Half an hour later. Deep-purple line bearing crimson halo now approaches great black slash that represents the Los Angeles wall on Andy’s master screen. Shimmering vermilion chevrons indicate the Alhambra gate. On audio Andy asks Cheryl for confirmation of position and gets it. All is well. Cheryl is about to enter the city, with Rasheed sitting quietly beside her and the bomb reposing in his backpack.

Andy listens in. Gatekeeper stuff going on. Routine demand for identification.

Cheryl must be making her reply, now, sticking out her implant to be scanned by the gatekeeper. A pass number has been provided for her use. It is, in fact, the pass number of one of the LACON men who had so unkindly trussed Andy in that straitjacket on that bad day on Figueroa Street. Will it work? Yes, it works. The Alhambra barrier opens. Cheryl passes unchallenged through the wall.

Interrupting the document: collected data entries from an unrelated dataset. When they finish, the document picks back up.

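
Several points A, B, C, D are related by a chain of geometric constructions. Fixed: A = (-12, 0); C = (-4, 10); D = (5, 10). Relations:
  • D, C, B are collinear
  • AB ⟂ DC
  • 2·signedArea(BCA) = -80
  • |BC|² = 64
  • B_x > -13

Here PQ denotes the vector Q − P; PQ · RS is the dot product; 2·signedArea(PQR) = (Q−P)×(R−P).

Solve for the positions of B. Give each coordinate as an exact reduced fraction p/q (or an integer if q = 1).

B = (-12, 10)

1. B_x = -12  [D, C, B are collinear ∩ AB ⟂ DC]
2. B_y = 10  [D, C, B are collinear ∩ AB ⟂ DC]
   → B = (-12, 10)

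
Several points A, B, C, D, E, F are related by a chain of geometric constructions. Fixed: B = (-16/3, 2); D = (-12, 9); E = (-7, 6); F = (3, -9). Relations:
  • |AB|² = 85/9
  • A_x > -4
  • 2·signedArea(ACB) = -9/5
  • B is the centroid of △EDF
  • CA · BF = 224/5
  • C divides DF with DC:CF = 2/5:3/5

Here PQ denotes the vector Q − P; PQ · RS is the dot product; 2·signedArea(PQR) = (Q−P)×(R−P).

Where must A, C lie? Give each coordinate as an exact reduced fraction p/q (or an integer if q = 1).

A = (-3, 0)
C = (-6, 9/5)

1. C_x = -6  [C divides DF with DC:CF = 2/5:3/5]
2. C_y = 9/5  [C divides DF with DC:CF = 2/5:3/5]
   → C = (-6, 9/5)
3. A_x = -3  [2·signedArea(ACB) = -9/5 ∩ CA · BF = 224/5]
4. A_y = 0  [2·signedArea(ACB) = -9/5 ∩ CA · BF = 224/5]
   → A = (-3, 0)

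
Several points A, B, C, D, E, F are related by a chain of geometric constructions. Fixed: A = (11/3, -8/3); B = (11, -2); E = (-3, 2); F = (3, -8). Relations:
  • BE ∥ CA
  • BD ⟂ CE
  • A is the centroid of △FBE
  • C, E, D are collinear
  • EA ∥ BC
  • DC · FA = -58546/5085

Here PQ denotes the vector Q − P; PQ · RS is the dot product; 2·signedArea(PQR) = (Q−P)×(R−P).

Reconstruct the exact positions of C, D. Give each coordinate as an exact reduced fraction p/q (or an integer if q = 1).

C = (53/3, -20/3)
D = (5838/565, -2029/565)

1. C_x = 53/3  [BE ∥ CA ∩ EA ∥ BC]
2. C_y = -20/3  [BE ∥ CA ∩ EA ∥ BC]
   → C = (53/3, -20/3)
3. D_x = 5838/565  [C, E, D are collinear ∩ BD ⟂ CE]
4. D_y = -2029/565  [C, E, D are collinear ∩ BD ⟂ CE]
   → D = (5838/565, -2029/565)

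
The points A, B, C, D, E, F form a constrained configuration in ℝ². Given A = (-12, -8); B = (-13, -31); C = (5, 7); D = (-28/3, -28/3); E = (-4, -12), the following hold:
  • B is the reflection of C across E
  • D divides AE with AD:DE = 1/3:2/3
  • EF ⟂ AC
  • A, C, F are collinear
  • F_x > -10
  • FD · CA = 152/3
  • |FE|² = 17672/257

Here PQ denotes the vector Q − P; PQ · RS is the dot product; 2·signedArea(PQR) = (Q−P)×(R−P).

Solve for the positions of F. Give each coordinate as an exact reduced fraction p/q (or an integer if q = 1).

1. F_x = -2438/257  [A, C, F are collinear ∩ EF ⟂ AC]
2. F_y = -1486/257  [A, C, F are collinear ∩ EF ⟂ AC]
   → F = (-2438/257, -1486/257)

F = (-2438/257, -1486/257)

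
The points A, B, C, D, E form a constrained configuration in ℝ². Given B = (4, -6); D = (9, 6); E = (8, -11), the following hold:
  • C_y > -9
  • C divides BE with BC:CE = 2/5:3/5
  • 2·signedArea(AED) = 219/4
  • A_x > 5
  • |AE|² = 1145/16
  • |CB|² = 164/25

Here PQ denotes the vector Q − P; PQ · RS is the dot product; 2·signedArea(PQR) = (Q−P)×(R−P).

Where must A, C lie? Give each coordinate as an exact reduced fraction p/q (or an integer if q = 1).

1. A_x = 21/4  [line -17·x + 1·y + 369/4 = 0 ∩ |AE|² = 1145/16]
2. A_y = -3  [line -17·x + 1·y + 369/4 = 0 ∩ |AE|² = 1145/16]
   → A = (21/4, -3)
3. C_x = 28/5  [C divides BE with BC:CE = 2/5:3/5]
4. C_y = -8  [C divides BE with BC:CE = 2/5:3/5]
   → C = (28/5, -8)

A = (21/4, -3)
C = (28/5, -8)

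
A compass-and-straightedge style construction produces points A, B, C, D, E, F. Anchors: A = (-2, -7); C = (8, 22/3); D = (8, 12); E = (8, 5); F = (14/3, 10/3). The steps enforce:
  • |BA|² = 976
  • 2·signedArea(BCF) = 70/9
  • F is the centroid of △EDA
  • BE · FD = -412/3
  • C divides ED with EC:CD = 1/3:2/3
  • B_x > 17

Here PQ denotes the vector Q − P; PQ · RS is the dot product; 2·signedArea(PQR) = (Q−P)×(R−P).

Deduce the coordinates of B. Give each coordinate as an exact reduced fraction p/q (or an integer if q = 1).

B = (18, 17)

1. B_x = 18  [BE · FD = -412/3 ∩ 2·signedArea(BCF) = 70/9]
2. B_y = 17  [BE · FD = -412/3 ∩ 2·signedArea(BCF) = 70/9]
   → B = (18, 17)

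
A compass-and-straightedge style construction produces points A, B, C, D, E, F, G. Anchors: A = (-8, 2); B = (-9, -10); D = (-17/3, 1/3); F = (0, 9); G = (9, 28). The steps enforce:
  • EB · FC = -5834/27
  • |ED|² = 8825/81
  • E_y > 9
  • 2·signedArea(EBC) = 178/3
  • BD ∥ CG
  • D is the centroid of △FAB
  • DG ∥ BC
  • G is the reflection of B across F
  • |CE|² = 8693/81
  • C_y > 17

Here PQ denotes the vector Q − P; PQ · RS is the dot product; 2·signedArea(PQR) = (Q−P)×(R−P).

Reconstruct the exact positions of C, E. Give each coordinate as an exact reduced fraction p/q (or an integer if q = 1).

1. C_x = 17/3  [BD ∥ CG ∩ DG ∥ BC]
2. C_y = 53/3  [BD ∥ CG ∩ DG ∥ BC]
   → C = (17/3, 53/3)
3. E_x = -7/9  [2·signedArea(EBC) = 178/3 ∩ EB · FC = -5834/27]
4. E_y = 86/9  [2·signedArea(EBC) = 178/3 ∩ EB · FC = -5834/27]
   → E = (-7/9, 86/9)

C = (17/3, 53/3)
E = (-7/9, 86/9)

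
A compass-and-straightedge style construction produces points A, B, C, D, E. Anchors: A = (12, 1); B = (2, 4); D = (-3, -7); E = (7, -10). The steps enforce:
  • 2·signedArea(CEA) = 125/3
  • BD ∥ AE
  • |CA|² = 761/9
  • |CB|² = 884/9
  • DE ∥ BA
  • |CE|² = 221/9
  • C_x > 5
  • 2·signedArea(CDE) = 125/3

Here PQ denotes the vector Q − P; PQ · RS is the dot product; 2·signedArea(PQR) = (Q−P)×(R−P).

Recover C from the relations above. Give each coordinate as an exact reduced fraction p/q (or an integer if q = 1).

1. C_x = 16/3  [2·signedArea(CEA) = 125/3 ∩ 2·signedArea(CDE) = 125/3]
2. C_y = -16/3  [2·signedArea(CEA) = 125/3 ∩ 2·signedArea(CDE) = 125/3]
   → C = (16/3, -16/3)

C = (16/3, -16/3)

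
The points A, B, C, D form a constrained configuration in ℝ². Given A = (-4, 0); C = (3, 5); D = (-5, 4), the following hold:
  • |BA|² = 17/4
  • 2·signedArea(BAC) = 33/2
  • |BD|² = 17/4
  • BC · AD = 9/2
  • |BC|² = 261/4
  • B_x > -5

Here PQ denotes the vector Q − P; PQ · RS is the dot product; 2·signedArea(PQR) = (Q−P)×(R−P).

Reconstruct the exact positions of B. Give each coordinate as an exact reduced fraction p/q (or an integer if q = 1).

B = (-9/2, 2)

1. B_x = -9/2  [BC · AD = 9/2 ∩ 2·signedArea(BAC) = 33/2]
2. B_y = 2  [BC · AD = 9/2 ∩ 2·signedArea(BAC) = 33/2]
   → B = (-9/2, 2)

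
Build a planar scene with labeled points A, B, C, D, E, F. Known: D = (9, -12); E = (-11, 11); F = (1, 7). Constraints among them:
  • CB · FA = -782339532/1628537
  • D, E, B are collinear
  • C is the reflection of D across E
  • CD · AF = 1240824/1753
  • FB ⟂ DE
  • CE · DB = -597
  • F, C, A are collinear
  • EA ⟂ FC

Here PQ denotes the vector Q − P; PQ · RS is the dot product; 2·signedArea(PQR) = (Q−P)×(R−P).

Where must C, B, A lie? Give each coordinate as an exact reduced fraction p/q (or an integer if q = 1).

1. C_x = -31  [C is the reflection of D across E]
2. C_y = 34  [C is the reflection of D across E]
   → C = (-31, 34)
3. B_x = -3579/929  [D, E, B are collinear ∩ FB ⟂ DE]
4. B_y = 2583/929  [D, E, B are collinear ∩ FB ⟂ DE]
   → B = (-3579/929, 2583/929)
5. A_x = -13991/1753  [F, C, A are collinear ∩ EA ⟂ FC]
6. A_y = 25555/1753  [F, C, A are collinear ∩ EA ⟂ FC]
   → A = (-13991/1753, 25555/1753)

A = (-13991/1753, 25555/1753)
B = (-3579/929, 2583/929)
C = (-31, 34)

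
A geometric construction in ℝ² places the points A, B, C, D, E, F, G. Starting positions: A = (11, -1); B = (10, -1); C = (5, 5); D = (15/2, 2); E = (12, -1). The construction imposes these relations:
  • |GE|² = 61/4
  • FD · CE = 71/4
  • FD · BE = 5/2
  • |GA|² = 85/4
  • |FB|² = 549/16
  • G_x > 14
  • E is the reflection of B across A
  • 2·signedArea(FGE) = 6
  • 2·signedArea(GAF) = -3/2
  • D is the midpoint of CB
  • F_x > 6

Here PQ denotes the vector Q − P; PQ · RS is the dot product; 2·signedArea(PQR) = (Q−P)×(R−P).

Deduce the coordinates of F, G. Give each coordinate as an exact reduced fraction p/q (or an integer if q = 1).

1. F_x = 25/4  [FD · BE = 5/2 ∩ FD · CE = 71/4]
2. F_y = 7/2  [FD · BE = 5/2 ∩ FD · CE = 71/4]
   → F = (25/4, 7/2)
3. G_x = 29/2  [2·signedArea(GAF) = -3/2 ∩ 2·signedArea(FGE) = 6]
4. G_y = -4  [2·signedArea(GAF) = -3/2 ∩ 2·signedArea(FGE) = 6]
   → G = (29/2, -4)

F = (25/4, 7/2)
G = (29/2, -4)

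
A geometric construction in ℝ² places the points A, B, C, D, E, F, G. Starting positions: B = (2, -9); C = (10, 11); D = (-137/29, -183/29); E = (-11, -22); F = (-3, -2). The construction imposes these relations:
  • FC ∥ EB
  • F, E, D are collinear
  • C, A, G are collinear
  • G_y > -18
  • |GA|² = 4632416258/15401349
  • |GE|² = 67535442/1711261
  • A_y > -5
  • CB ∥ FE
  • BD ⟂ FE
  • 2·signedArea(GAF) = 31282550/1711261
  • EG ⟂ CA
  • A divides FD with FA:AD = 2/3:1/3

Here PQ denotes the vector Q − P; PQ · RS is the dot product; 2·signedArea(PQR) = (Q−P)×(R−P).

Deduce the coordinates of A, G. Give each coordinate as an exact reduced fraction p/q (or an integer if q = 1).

1. A_x = -361/87  [A divides FD with FA:AD = 2/3:1/3]
2. A_y = -424/87  [A divides FD with FA:AD = 2/3:1/3]
   → A = (-361/87, -424/87)
3. G_x = -26848862/1711261  [C, A, G are collinear ∩ EG ⟂ CA]
4. G_y = -30494401/1711261  [C, A, G are collinear ∩ EG ⟂ CA]
   → G = (-26848862/1711261, -30494401/1711261)

A = (-361/87, -424/87)
G = (-26848862/1711261, -30494401/1711261)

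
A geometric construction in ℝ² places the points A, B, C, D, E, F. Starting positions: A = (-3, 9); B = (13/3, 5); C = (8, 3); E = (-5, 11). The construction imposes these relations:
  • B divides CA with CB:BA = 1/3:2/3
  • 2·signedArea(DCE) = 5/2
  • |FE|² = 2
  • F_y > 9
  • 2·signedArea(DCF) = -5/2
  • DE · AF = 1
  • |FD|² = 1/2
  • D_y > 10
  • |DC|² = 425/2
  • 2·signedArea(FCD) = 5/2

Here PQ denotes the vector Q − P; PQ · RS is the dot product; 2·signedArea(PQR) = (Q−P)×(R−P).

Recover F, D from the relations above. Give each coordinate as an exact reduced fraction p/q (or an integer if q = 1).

D = (-9/2, 21/2)
F = (-4, 10)

1. D_x = -9/2  [line -8·x + -13·y + 201/2 = 0 ∩ |DC|² = 425/2]
2. D_y = 21/2  [line -8·x + -13·y + 201/2 = 0 ∩ |DC|² = 425/2]
   → D = (-9/2, 21/2)
3. F_x = -4  [2·signedArea(FCD) = 5/2 ∩ DE · AF = 1]
4. F_y = 10  [2·signedArea(FCD) = 5/2 ∩ DE · AF = 1]
   → F = (-4, 10)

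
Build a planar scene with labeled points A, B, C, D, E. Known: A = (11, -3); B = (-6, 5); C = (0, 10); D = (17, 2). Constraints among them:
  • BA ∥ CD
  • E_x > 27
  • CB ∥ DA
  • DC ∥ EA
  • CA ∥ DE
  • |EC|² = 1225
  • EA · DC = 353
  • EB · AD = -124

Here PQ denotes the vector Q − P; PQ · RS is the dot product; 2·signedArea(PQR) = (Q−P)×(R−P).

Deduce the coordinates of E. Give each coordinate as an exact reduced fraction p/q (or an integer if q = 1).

1. E_x = 28  [DC ∥ EA ∩ CA ∥ DE]
2. E_y = -11  [DC ∥ EA ∩ CA ∥ DE]
   → E = (28, -11)

E = (28, -11)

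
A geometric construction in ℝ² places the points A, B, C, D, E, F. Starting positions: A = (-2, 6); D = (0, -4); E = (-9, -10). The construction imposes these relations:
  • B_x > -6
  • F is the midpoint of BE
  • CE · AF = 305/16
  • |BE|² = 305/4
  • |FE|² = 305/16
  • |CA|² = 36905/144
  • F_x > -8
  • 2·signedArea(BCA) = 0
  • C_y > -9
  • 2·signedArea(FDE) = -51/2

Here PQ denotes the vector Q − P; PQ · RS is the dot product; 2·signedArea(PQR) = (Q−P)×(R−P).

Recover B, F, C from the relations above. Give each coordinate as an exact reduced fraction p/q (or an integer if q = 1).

1. F_x = -29/4  [line 6·x + -9·y + -21/2 = 0 ∩ |FE|² = 305/16]
2. F_y = -6  [line 6·x + -9·y + -21/2 = 0 ∩ |FE|² = 305/16]
   → F = (-29/4, -6)
3. C_x = -101/12  [line 21/4·x + 12·y + 2371/16 = 0 ∩ |CA|² = 36905/144]
4. C_y = -26/3  [line 21/4·x + 12·y + 2371/16 = 0 ∩ |CA|² = 36905/144]
   → C = (-101/12, -26/3)
5. B_x = -11/2  [2·signedArea(BCA) = 0 ∩ F is the midpoint of BE]
6. B_y = -2  [2·signedArea(BCA) = 0 ∩ F is the midpoint of BE]
   → B = (-11/2, -2)

B = (-11/2, -2)
C = (-101/12, -26/3)
F = (-29/4, -6)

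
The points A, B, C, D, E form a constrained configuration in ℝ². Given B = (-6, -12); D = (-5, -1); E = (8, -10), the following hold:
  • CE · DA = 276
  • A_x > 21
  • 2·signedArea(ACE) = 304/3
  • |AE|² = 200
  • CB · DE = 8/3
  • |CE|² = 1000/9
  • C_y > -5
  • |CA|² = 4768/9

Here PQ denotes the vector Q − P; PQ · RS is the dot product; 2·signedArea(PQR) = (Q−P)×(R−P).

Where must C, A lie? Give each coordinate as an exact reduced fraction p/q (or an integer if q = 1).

1. C_x = -2/3  [line -13·x + 9·y + 82/3 = 0 ∩ |CE|² = 1000/9]
2. C_y = -4  [line -13·x + 9·y + 82/3 = 0 ∩ |CE|² = 1000/9]
   → C = (-2/3, -4)
3. A_x = 22  [CE · DA = 276 ∩ 2·signedArea(ACE) = 304/3]
4. A_y = -8  [CE · DA = 276 ∩ 2·signedArea(ACE) = 304/3]
   → A = (22, -8)

A = (22, -8)
C = (-2/3, -4)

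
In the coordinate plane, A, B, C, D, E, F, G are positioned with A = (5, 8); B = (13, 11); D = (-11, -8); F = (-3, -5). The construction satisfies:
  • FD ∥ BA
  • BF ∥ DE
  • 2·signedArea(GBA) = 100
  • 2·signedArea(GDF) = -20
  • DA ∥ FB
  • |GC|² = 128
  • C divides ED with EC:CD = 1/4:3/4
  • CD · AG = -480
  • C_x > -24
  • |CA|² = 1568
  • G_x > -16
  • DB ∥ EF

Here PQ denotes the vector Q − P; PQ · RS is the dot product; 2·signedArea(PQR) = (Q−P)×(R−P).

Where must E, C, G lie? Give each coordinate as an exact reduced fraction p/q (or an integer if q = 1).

C = (-23, -20)
E = (-27, -24)
G = (-15, -12)

1. E_x = -27  [DB ∥ EF ∩ BF ∥ DE]
2. E_y = -24  [DB ∥ EF ∩ BF ∥ DE]
   → E = (-27, -24)
3. C_x = -23  [C divides ED with EC:CD = 1/4:3/4]
4. C_y = -20  [C divides ED with EC:CD = 1/4:3/4]
   → C = (-23, -20)
5. G_x = -15  [2·signedArea(GBA) = 100 ∩ CD · AG = -480]
6. G_y = -12  [2·signedArea(GBA) = 100 ∩ CD · AG = -480]
   → G = (-15, -12)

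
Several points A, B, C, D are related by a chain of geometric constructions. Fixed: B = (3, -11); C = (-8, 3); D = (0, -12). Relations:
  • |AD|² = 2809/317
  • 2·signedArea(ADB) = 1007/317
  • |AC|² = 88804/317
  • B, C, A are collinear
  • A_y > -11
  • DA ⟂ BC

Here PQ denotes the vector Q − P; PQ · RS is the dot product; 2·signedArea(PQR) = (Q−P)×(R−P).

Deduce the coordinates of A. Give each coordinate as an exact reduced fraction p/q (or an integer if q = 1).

A = (742/317, -3221/317)

1. A_x = 742/317  [B, C, A are collinear ∩ DA ⟂ BC]
2. A_y = -3221/317  [B, C, A are collinear ∩ DA ⟂ BC]
   → A = (742/317, -3221/317)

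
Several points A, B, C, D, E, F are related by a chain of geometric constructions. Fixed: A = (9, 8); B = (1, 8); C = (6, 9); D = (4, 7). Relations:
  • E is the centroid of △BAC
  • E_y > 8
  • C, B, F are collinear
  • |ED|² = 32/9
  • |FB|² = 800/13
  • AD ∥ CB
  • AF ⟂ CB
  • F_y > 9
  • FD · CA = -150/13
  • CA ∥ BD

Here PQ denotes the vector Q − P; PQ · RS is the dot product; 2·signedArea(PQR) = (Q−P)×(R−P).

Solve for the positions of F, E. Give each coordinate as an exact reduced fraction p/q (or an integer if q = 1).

1. F_x = 113/13  [C, B, F are collinear ∩ AF ⟂ CB]
2. F_y = 124/13  [C, B, F are collinear ∩ AF ⟂ CB]
   → F = (113/13, 124/13)
3. E_x = 16/3  [E is the centroid of △BAC]
4. E_y = 25/3  [E is the centroid of △BAC]
   → E = (16/3, 25/3)

E = (16/3, 25/3)
F = (113/13, 124/13)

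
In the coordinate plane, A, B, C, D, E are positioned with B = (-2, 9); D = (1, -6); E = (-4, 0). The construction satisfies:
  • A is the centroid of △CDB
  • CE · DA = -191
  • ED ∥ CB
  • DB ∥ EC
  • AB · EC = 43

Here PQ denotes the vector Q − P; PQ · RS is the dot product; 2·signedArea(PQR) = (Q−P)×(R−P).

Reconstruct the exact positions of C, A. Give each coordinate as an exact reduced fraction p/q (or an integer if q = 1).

A = (-8/3, 6)
C = (-7, 15)

1. C_x = -7  [ED ∥ CB ∩ DB ∥ EC]
2. C_y = 15  [ED ∥ CB ∩ DB ∥ EC]
   → C = (-7, 15)
3. A_x = -8/3  [A is the centroid of △CDB]
4. A_y = 6  [A is the centroid of △CDB]
   → A = (-8/3, 6)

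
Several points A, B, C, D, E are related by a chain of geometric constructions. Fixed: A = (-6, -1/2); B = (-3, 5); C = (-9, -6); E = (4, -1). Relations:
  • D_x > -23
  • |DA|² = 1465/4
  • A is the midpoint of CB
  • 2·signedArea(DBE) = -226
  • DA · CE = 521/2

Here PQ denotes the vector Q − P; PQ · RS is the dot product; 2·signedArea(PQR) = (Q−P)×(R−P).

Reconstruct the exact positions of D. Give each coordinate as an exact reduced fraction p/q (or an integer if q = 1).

1. D_x = -22  [2·signedArea(DBE) = -226 ∩ DA · CE = 521/2]
2. D_y = -11  [2·signedArea(DBE) = -226 ∩ DA · CE = 521/2]
   → D = (-22, -11)

D = (-22, -11)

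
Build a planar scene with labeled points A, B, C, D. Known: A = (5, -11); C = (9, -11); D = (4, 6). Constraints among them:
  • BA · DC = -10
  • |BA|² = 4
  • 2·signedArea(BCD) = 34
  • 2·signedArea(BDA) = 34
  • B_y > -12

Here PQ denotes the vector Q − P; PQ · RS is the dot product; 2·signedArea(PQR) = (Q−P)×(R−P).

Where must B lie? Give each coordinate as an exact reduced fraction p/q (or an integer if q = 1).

1. B_x = 7  [2·signedArea(BDA) = 34 ∩ BA · DC = -10]
2. B_y = -11  [2·signedArea(BDA) = 34 ∩ BA · DC = -10]
   → B = (7, -11)

B = (7, -11)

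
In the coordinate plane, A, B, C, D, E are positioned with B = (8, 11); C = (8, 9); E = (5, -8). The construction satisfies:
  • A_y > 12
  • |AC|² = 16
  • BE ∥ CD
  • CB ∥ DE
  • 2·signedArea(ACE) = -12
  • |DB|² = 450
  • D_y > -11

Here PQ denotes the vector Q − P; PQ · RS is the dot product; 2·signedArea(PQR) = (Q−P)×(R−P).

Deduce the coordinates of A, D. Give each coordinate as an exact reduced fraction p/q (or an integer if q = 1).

A = (8, 13)
D = (5, -10)

1. A_x = 8  [line 17·x + -3·y + -97 = 0 ∩ |AC|² = 16]
2. A_y = 13  [line 17·x + -3·y + -97 = 0 ∩ |AC|² = 16]
   → A = (8, 13)
3. D_x = 5  [CB ∥ DE ∩ BE ∥ CD]
4. D_y = -10  [CB ∥ DE ∩ BE ∥ CD]
   → D = (5, -10)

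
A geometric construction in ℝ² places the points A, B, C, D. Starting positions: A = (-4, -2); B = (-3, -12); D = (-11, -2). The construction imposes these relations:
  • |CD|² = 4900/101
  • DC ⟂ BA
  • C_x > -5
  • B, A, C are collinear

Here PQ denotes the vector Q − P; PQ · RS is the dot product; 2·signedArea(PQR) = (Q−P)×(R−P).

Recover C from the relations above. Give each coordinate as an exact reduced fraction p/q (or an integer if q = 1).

C = (-411/101, -132/101)

1. C_x = -411/101  [B, A, C are collinear ∩ DC ⟂ BA]
2. C_y = -132/101  [B, A, C are collinear ∩ DC ⟂ BA]
   → C = (-411/101, -132/101)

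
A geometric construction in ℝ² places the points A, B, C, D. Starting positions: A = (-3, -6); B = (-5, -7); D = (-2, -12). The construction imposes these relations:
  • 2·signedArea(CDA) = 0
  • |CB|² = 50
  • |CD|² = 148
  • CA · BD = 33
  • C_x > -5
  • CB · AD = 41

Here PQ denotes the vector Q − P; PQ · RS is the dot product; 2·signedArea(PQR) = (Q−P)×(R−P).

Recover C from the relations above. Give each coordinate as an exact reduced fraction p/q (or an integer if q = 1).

1. C_x = -4  [2·signedArea(CDA) = 0 ∩ CB · AD = 41]
2. C_y = 0  [2·signedArea(CDA) = 0 ∩ CB · AD = 41]
   → C = (-4, 0)

C = (-4, 0)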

Beaming in satisfaction, Andy glances up and around at the current group of onlookers in the communication center: Steve, Cindy, Cassandra, La-La, and the wide-eyed little boy. Why aren’t the rest of them here, all of them, now that the big moment is practically at hand? Aren’t they interested? Especially Anson. Where the fuck is Anson? Off playing golf? Is the suspense too much for him?

To hell with Anson.

“Rasheed is now within the wall,” Andy says, resonantly, majestically.

The crimson circle has separated from the deep-purple line and is moving at a nice steady clip through the shabby streets of the Los Angeles warehouse district. Andy brings up the resolution on his street-map underlay, and sees that Cheryl is parked just east of Santa Fe Avenue near the old and rusting railway tracks, and that the street along which long-legged Rasheed is currently briskly striding is Second Street, heading toward Alameda.

Andy lets five minutes more elapse. According to the screen, Rasheed now is practically on the threshold of Prime’s snug little hideout. Time for one final bit of voice-to-voice confirmation.

“Rasheed?” Andy says, via the audio channel.

“I am here, Andy.”

“Where is that?”

“Perimeter of Objective Zone.”

Rasheed’s voice, tiny in Andy’s headphone, does not waver in the slightest. To Andy he sounds marvelously cool, calm, completely serene. Pulse rate normal, absolutely unhurried, no doubt. All quiet within Rasheed, quiet as the grave. That boy is a wonder, Andy thinks. He is a superhuman. Walking right up to that building with a bomb on his back and he’s not even perspiring.

“This is our last audio contact, Rasheed. Everything digital from here on. Acknowledge digitally.”